American Airlines CEO Robert Isom acknowledged widespread operational failures during a recent earnings call, including thousands of flight cancellations and crew members being stranded in airports. However, he framed these issues as an unavoidable consequence of the airline industry, stating that flight attendants sleeping on airport floors “comes with the business.”

Operational Meltdown and Crew Stranding

Over 9,000 American Airlines flights were canceled during winter storm Fern, while other airlines recovered more efficiently. The disruption heavily impacted major hubs like New York, Charlotte, Washington D.C., and Dallas-Fort Worth. The airline reportedly lost track of its crews, even when they were available to fly.

Flight attendants faced extreme difficulties securing accommodations, often unable to reach hotel desks or obtain rooms.
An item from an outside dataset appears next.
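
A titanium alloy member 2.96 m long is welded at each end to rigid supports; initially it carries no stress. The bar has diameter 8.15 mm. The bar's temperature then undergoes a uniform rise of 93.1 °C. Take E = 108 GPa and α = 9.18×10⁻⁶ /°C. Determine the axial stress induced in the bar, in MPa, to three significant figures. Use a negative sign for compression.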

Even when hotels were secured, delays in relaying information to operations led to situations where planes were ready with pilots and passengers, but lacked rested flight crews to legally operate the flights. Crew members reported waiting on hold with scheduling for up to 12 hours, only to be disconnected after exceeding the system’s time limit.

CEO’s Response: Acceptance Over Solutions

During the earnings call, Isom acknowledged the challenges but dismissed the crew hardships as an inherent part of the industry.
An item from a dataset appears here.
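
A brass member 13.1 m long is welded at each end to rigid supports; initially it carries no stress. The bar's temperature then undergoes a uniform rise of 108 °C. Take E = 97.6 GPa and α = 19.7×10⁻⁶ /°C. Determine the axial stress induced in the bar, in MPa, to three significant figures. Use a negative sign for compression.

Free thermal expansion αLΔT = 19.7e-6 · 13100 · 108 = 27.87 mm.
The walls impose strain ε = −(27.87)/13100 = -2.1276e-03; σ = Eε = 97600 · -2.1276e-03 = -207.7 MPa.

-208 MPa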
“I know throughout the rest of our system, some of our crew members didn’t have a place to stay last night… I also know it comes with the kind of business we run. This isn’t the only storm that we’ve ever had. It’s not going to be the last storm we’ve had.”

Despite calling the situation “unacceptable,” Isom’s statement suggests a resignation to the conditions rather than a commitment to fixing them.

Blaming External Factors and Profit Margins

Isom also attributed American Airlines’ near-zero profit margin (0.002%) to external factors such as the government shutdown (costing $325 million in revenue) and an earlier flight incident. He further claimed that competitors flying excessive capacity contributed to the financial strain.

Comparative Labor Costs and Union Demands

Isom defended American’s labor practices by highlighting that 73% of unionized employees earn more than their counterparts at United Airlines. He used this as leverage, suggesting that while American’s profitability may be low, its employees are still better off than those at United, where some flight attendants haven’t received a raise in five years.

However, this argument overlooks the fact that Delta Airlines’ higher profitability allows for more substantial profit sharing (equivalent to 8 weeks of pay for employees). The flight attendants’ union has called for Isom’s removal, citing his dismissive attitude towards crew hardships and the airline’s poor financial performance.

Ultimately, American Airlines’ CEO has demonstrated a willingness to accept severe operational failures and crew hardship as inevitable consequences of running an airline rather than prioritizing solutions for improved conditions.